Women Writers Online
About
Texts
Encoding
Site Index
Contact
The WWP's encoding documentation is available online. Our documentation of sources, names, transcribed files, and transcription workflow is managed in a relational database system.
Each xerox or microfilm that the WWP purchases is given a WWP catalogue number to identify it in our records. These sources are then catalogued in a database which stores, among other things, author, title, publication information, the length and format of the source text, the source library, call number, Wing or STC number if appropriate, microfilm versions available, condition of the source (if flawed or illegible), and whether the text has yet been encoded.
Once the text has been encoded we also store information pertaining to the electronic transcription, including its filename, the person responsible for the transcription, and the price of the print version (if a print version is being made available).
Information on sources is maintained by the Textbase Editor.
The WWP documents its encoding methods in two ways: from the bottom up, and from the top down. The bottom-up documentation takes the form of an online discussion list, where encoding problems and questions can be posted and addressed as they arise. Minutes of regular encoding meetings are also archived on this list. The top-down documentation is stored online, with an entry for each separate encoding issue or aspect of transcription (treatment of catchwords, how to encode castlists, the use of the <bibl> element). The documentation is keyworded for easier searching and is the WWP's chief encoding reference tool, after the TEI Guidelines. Topics of particular interest or difficulty are also documented in training tutorials which are accessible from the WWP training web site.
All staff and encoders participate in the discussion list and encoding meetings. The documentation database is maintained by the Textbase Editor and the Programmer/Analyst. The training tutorials are maintained by the Textbase Coordinator.
The WWP tracks the work of transcription in a database, maintaining a record for each encoded text indicating the original encoder, the person currently working on the text (if different), the latest DTD version against which the text is known to be valid, the date of last validation, the stage of encoding (document analysis, initial capture, proofreading, etc.), and the date at which each stage was completed.
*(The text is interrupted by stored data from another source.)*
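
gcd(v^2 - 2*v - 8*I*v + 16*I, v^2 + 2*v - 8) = v - 2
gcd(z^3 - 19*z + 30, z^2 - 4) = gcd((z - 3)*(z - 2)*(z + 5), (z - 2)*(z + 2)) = z - 2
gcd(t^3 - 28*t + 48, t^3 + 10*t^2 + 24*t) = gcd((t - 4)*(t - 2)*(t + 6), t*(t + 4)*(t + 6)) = t + 6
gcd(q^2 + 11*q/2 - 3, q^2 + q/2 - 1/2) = q - 1/2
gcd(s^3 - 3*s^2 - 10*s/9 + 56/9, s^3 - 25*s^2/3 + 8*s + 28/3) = s - 2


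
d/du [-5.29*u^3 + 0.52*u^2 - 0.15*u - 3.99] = -15.87*u^2 + 1.04*u - 0.15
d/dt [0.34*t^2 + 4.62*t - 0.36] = 0.68*t + 4.62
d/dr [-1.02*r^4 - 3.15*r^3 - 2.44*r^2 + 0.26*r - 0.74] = -4.08*r^3 - 9.45*r^2 - 4.88*r + 0.26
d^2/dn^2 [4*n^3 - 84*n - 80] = 24*n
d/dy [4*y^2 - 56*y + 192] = 8*y - 56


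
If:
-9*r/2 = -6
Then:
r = 4/3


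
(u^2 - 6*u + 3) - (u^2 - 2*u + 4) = -4*u - 1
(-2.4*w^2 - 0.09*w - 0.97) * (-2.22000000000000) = 5.328*w^2 + 0.1998*w + 2.1534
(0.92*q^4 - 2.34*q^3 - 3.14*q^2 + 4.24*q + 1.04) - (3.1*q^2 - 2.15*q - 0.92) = 0.92*q^4 - 2.34*q^3 - 6.24*q^2 + 6.39*q + 1.96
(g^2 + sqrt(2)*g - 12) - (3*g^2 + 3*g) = -2*g^2 - 3*g + sqrt(2)*g - 12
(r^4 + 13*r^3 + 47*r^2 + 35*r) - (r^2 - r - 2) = r^4 + 13*r^3 + 46*r^2 + 36*r + 2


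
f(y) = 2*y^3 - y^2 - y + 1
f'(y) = 6*y^2 - 2*y - 1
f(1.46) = 3.63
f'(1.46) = 8.87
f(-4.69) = -222.63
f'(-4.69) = 140.36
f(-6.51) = -586.66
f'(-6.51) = 266.30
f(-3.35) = -82.06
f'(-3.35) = 73.04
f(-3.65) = -105.93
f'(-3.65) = 86.24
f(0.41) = 0.56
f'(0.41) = -0.81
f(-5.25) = -310.72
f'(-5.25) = 174.88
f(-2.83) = -49.51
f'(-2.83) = 52.71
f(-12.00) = -3587.00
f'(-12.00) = 887.00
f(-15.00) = -6959.00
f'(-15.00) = 1379.00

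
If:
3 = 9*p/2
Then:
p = 2/3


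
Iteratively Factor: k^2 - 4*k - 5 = (k - 5)*(k + 1)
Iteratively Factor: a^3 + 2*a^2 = (a)*(a^2 + 2*a) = a^2*(a + 2)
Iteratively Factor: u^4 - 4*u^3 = (u)*(u^3 - 4*u^2) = u^2*(u^2 - 4*u) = u^2*(u - 4)*(u)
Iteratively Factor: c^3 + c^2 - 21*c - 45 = (c - 5)*(c^2 + 6*c + 9) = (c - 5)*(c + 3)*(c + 3)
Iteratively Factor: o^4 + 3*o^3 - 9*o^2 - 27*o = (o + 3)*(o^3 - 9*o) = (o - 3)*(o + 3)*(o^2 + 3*o) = (o - 3)*(o + 3)^2*(o)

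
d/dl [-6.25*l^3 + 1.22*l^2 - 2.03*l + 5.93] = -18.75*l^2 + 2.44*l - 2.03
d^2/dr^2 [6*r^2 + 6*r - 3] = 12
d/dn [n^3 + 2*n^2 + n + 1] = 3*n^2 + 4*n + 1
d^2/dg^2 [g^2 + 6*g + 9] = 2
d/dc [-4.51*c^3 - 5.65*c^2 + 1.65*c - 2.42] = -13.53*c^2 - 11.3*c + 1.65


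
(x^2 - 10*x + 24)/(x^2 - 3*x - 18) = (x - 4)/(x + 3)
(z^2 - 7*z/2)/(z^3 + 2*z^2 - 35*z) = (z - 7/2)/(z^2 + 2*z - 35)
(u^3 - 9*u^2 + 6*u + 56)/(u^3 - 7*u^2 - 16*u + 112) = (u + 2)/(u + 4)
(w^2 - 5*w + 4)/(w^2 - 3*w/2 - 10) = 2*(w - 1)/(2*w + 5)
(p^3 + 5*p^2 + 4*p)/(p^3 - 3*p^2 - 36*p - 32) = p/(p - 8)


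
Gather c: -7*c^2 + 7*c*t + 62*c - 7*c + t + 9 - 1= -7*c^2 + c*(7*t + 55) + t + 8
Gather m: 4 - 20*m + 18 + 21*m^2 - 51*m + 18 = 21*m^2 - 71*m + 40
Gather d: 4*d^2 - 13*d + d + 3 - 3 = 4*d^2 - 12*d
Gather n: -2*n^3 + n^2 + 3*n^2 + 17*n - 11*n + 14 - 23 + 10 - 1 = -2*n^3 + 4*n^2 + 6*n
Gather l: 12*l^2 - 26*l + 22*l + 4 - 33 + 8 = 12*l^2 - 4*l - 21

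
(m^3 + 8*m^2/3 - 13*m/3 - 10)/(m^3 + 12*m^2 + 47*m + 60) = (3*m^2 - m - 10)/(3*(m^2 + 9*m + 20))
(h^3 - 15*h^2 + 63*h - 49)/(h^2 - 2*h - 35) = (h^2 - 8*h + 7)/(h + 5)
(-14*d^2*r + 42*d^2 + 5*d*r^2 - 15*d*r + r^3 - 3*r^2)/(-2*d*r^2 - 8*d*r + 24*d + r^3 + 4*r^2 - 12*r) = (7*d*r - 21*d + r^2 - 3*r)/(r^2 + 4*r - 12)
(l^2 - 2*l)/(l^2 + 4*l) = (l - 2)/(l + 4)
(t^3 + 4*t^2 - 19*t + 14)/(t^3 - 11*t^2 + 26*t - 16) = (t + 7)/(t - 8)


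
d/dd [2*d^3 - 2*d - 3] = 6*d^2 - 2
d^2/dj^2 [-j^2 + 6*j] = -2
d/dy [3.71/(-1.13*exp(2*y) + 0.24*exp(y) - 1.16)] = (8.3846*exp(y) - 0.8904)*exp(y)/(1.13*exp(2*y) - 0.24*exp(y) + 1.16)^2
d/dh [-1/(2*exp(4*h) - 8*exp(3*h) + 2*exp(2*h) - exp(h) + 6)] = (8*exp(3*h) - 24*exp(2*h) + 4*exp(h) - 1)*exp(h)/(2*exp(4*h) - 8*exp(3*h) + 2*exp(2*h) - exp(h) + 6)^2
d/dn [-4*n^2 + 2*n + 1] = 2 - 8*n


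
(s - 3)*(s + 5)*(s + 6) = s^3 + 8*s^2 - 3*s - 90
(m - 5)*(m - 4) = m^2 - 9*m + 20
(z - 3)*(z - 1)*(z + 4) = z^3 - 13*z + 12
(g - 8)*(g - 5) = g^2 - 13*g + 40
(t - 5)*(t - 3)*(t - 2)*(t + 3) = t^4 - 7*t^3 + t^2 + 63*t - 90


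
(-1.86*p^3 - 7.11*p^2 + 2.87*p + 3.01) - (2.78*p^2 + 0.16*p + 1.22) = -1.86*p^3 - 9.89*p^2 + 2.71*p + 1.79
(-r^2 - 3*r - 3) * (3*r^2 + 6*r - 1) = -3*r^4 - 15*r^3 - 26*r^2 - 15*r + 3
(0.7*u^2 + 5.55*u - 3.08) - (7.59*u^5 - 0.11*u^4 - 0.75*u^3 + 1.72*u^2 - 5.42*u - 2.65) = -7.59*u^5 + 0.11*u^4 + 0.75*u^3 - 1.02*u^2 + 10.97*u - 0.43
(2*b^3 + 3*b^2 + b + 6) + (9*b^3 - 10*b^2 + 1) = 11*b^3 - 7*b^2 + b + 7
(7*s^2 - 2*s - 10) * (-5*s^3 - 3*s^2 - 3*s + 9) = -35*s^5 - 11*s^4 + 35*s^3 + 99*s^2 + 12*s - 90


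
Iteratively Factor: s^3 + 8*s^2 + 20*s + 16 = (s + 4)*(s^2 + 4*s + 4) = (s + 2)*(s + 4)*(s + 2)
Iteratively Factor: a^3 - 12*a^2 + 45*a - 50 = (a - 5)*(a^2 - 7*a + 10) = (a - 5)^2*(a - 2)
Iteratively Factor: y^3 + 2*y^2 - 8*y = (y + 4)*(y^2 - 2*y) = y*(y + 4)*(y - 2)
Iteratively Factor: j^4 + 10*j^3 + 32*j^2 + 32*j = (j)*(j^3 + 10*j^2 + 32*j + 32) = j*(j + 4)*(j^2 + 6*j + 8) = j*(j + 2)*(j + 4)*(j + 4)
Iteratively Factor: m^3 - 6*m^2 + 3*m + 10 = (m + 1)*(m^2 - 7*m + 10) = (m - 5)*(m + 1)*(m - 2)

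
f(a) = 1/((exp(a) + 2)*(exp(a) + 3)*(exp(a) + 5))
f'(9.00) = 0.00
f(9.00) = 0.00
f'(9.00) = 0.00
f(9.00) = 0.00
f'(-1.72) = -0.00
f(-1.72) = 0.03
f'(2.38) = -0.00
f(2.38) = 0.00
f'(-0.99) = -0.01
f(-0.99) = 0.02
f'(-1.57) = -0.01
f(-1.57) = 0.03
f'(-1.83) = -0.00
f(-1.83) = 0.03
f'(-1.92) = -0.00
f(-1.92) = 0.03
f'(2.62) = -0.00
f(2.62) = 0.00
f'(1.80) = -0.00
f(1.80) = 0.00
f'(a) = -exp(a)/((exp(a) + 2)*(exp(a) + 3)*(exp(a) + 5)^2) - exp(a)/((exp(a) + 2)*(exp(a) + 3)^2*(exp(a) + 5)) - exp(a)/((exp(a) + 2)^2*(exp(a) + 3)*(exp(a) + 5)) = (-(exp(a) + 2)*(exp(a) + 3) - (exp(a) + 2)*(exp(a) + 5) - (exp(a) + 3)*(exp(a) + 5))*exp(a)/((exp(a) + 2)^2*(exp(a) + 3)^2*(exp(a) + 5)^2)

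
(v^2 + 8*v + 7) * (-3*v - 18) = -3*v^3 - 42*v^2 - 165*v - 126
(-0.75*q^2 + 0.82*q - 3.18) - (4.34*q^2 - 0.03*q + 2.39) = -5.09*q^2 + 0.85*q - 5.57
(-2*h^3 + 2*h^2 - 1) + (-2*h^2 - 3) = -2*h^3 - 4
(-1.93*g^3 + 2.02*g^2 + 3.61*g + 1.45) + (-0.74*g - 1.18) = -1.93*g^3 + 2.02*g^2 + 2.87*g + 0.27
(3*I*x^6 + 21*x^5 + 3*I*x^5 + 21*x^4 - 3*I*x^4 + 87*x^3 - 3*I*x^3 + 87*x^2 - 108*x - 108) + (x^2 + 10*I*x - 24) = 3*I*x^6 + 21*x^5 + 3*I*x^5 + 21*x^4 - 3*I*x^4 + 87*x^3 - 3*I*x^3 + 88*x^2 - 108*x + 10*I*x - 132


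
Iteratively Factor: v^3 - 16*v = (v - 4)*(v^2 + 4*v) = v*(v - 4)*(v + 4)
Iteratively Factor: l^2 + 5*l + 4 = (l + 1)*(l + 4)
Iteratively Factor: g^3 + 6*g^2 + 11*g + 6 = (g + 3)*(g^2 + 3*g + 2) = (g + 2)*(g + 3)*(g + 1)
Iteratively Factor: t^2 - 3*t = (t - 3)*(t)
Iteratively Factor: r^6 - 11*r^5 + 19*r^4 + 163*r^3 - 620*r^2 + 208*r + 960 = (r - 4)*(r^5 - 7*r^4 - 9*r^3 + 127*r^2 - 112*r - 240) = (r - 4)*(r + 1)*(r^4 - 8*r^3 - r^2 + 128*r - 240) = (r - 4)*(r + 1)*(r + 4)*(r^3 - 12*r^2 + 47*r - 60) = (r - 4)^2*(r + 1)*(r + 4)*(r^2 - 8*r + 15) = (r - 5)*(r - 4)^2*(r + 1)*(r + 4)*(r - 3)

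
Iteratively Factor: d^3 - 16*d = (d - 4)*(d^2 + 4*d) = (d - 4)*(d + 4)*(d)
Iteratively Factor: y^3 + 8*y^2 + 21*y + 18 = (y + 2)*(y^2 + 6*y + 9) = (y + 2)*(y + 3)*(y + 3)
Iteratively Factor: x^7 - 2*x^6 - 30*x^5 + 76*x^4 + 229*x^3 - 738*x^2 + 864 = (x + 1)*(x^6 - 3*x^5 - 27*x^4 + 103*x^3 + 126*x^2 - 864*x + 864) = (x - 3)*(x + 1)*(x^5 - 27*x^3 + 22*x^2 + 192*x - 288) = (x - 3)*(x - 2)*(x + 1)*(x^4 + 2*x^3 - 23*x^2 - 24*x + 144) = (x - 3)*(x - 2)*(x + 1)*(x + 4)*(x^3 - 2*x^2 - 15*x + 36) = (x - 3)^2*(x - 2)*(x + 1)*(x + 4)*(x^2 + x - 12) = (x - 3)^2*(x - 2)*(x + 1)*(x + 4)^2*(x - 3)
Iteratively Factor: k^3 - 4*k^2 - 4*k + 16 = (k - 4)*(k^2 - 4) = (k - 4)*(k + 2)*(k - 2)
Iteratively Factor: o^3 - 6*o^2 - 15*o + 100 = (o + 4)*(o^2 - 10*o + 25) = (o - 5)*(o + 4)*(o - 5)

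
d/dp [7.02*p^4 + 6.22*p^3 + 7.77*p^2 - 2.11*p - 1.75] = 28.08*p^3 + 18.66*p^2 + 15.54*p - 2.11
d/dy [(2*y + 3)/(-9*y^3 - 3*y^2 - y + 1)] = (-18*y^3 - 6*y^2 - 2*y + (2*y + 3)*(27*y^2 + 6*y + 1) + 2)/(9*y^3 + 3*y^2 + y - 1)^2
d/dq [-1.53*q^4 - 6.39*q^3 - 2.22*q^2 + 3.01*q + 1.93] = -6.12*q^3 - 19.17*q^2 - 4.44*q + 3.01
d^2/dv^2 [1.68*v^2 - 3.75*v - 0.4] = 3.36000000000000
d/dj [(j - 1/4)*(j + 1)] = 2*j + 3/4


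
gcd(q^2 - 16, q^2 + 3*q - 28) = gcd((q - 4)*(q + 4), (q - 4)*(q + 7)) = q - 4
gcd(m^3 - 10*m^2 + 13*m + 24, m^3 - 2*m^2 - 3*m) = m^2 - 2*m - 3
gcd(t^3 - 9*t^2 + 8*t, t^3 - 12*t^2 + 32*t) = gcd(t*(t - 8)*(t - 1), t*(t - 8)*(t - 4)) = t^2 - 8*t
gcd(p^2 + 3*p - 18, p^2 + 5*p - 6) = p + 6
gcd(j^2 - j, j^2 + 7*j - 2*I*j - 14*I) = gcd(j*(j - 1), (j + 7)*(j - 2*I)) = 1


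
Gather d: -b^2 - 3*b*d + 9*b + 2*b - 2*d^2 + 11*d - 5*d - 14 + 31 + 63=-b^2 + 11*b - 2*d^2 + d*(6 - 3*b) + 80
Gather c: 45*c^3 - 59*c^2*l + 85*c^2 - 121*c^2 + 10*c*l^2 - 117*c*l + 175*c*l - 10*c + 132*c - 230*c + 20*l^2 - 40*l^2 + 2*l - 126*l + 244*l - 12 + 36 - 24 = 45*c^3 + c^2*(-59*l - 36) + c*(10*l^2 + 58*l - 108) - 20*l^2 + 120*l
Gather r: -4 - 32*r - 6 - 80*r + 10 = -112*r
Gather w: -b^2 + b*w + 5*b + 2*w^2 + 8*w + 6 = -b^2 + 5*b + 2*w^2 + w*(b + 8) + 6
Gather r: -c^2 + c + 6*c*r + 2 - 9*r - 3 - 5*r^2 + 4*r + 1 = -c^2 + c - 5*r^2 + r*(6*c - 5)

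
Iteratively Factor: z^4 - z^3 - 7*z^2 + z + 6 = (z - 3)*(z^3 + 2*z^2 - z - 2) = (z - 3)*(z + 1)*(z^2 + z - 2) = (z - 3)*(z + 1)*(z + 2)*(z - 1)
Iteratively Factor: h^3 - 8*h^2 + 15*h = (h - 5)*(h^2 - 3*h) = h*(h - 5)*(h - 3)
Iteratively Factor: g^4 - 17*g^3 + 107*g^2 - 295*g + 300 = (g - 4)*(g^3 - 13*g^2 + 55*g - 75) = (g - 4)*(g - 3)*(g^2 - 10*g + 25) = (g - 5)*(g - 4)*(g - 3)*(g - 5)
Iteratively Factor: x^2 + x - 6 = (x - 2)*(x + 3)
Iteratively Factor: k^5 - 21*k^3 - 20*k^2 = (k + 4)*(k^4 - 4*k^3 - 5*k^2) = k*(k + 4)*(k^3 - 4*k^2 - 5*k) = k*(k - 5)*(k + 4)*(k^2 + k) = k^2*(k - 5)*(k + 4)*(k + 1)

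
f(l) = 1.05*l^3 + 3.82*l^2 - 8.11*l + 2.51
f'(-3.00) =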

The record also includes a document analysis report (completed by the encoder as part of the initial preparation of the text) and reviews by staff members of the finished encoding.
The workflow information and document analysis are entered by the encoder; staff also use this database to generate reports on the progress of the textbase, to determine the status of individual texts, and to review the work of individual encoders.
The TEI system of DTDs is designed to be extended by TEI projects as needed. The WWP's TEI extensions are documented in TEI-conformant extension files.
The WWP maintains a database containing all the non-fictional proper names in the WWP textbase, plus the names of all people connected with the textbase. Each name is assigned a unique key using the name2key program written by Syd Bauman. This key is used wherever the name appears in an encoded text; in addition, the name key serves as a link between the names database and other documentation databases (for instance, the sources documentation and the workflow documentation) wherever a name is used. This reduces typing and also eliminates inconsistency of format and ambiguity of reference. The names database stores the proper name of the individual (broken into its component parts), with some demographic and biographical information (birth and death dates, gender, distinguishing historical facts). This method of storing names has the added advantage that names can be stored centrally and then invoked in various different forms (full name, inverted order, last name only, etc.) as needed in various applications. The names database is also used by encoders to find existing keys for proper names they encounter in the course of encoding their texts. If no key already exists for a given proper name, the encoder creates a new key using the name2key program. The individual key records are then periodically collected and imported into the names database, and additional information is added as necessary. At this stage duplicates are eliminated and ambiguities (which Darius?) are resolved. The names database is maintained by the Textbase Editor.